Association study of MiRSNPs with schizophrenia, tardive dyskinesia and cognition.

MicroRNAs (miRNAs) bind to 3'UTRs of genes and negatively regulate their expression. With ~50% of miRNAs expressing in the brain, they play an important role in neuronal development, plasticity, cognition and neurological disorders. Conserved miRNA targets are present in >60% genes in humans and are under evolutionary pressure to maintain pairing with miRNA. However, such binding may be affected by genetic variant(s) in the target sites (MiRSNPs), thereby altering gene expression. Differential expression of a large number of genes in postmortem brains of schizophrenia (SZ) patients compared to controls has been documented. Thus studying the role of MiRSNPs which are underinvestigated in SZ becomes attractive. We systematically selected 35 MiRSNPs with predicted functional relevance in 3'UTRs of genes shown previously to be associated with SZ, genotyped and tested their association with disease, using independent discovery and replication samples (total n=1017 cases; n=1073 controls).
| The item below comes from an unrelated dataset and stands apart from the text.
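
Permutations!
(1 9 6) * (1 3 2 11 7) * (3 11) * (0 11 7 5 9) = (0 11 5 9 6 7 1)(2 3) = [11, 0, 3, 2, 4, 9, 7, 1, 8, 6, 10, 5]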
We also explored genetic associations with two sets of quantitative traits, namely tardive dyskinesia (TD) and cognitive functions disrupted in SZ in subsets of the study cohort. In the primary analysis, a significant association of MiRSNP rs7430 at PPP3CC was observed with SZ in the discovery and the replication samples [discovery: P=0.01; OR (95% CI) 1.24 (1.04-1.48); replication: P=0.03; OR (95% CI) 1.20 (1.02-1.43)]. In the exploratory analyses, five SNPs were nominally associated with TD (P values 0.04-0.004). Separately, 12 SNPs were associated with one or more of the eight cognitive domains (P values 0.05-0.003). These associations, particularly the SNP at PPP3CC merit further investigations.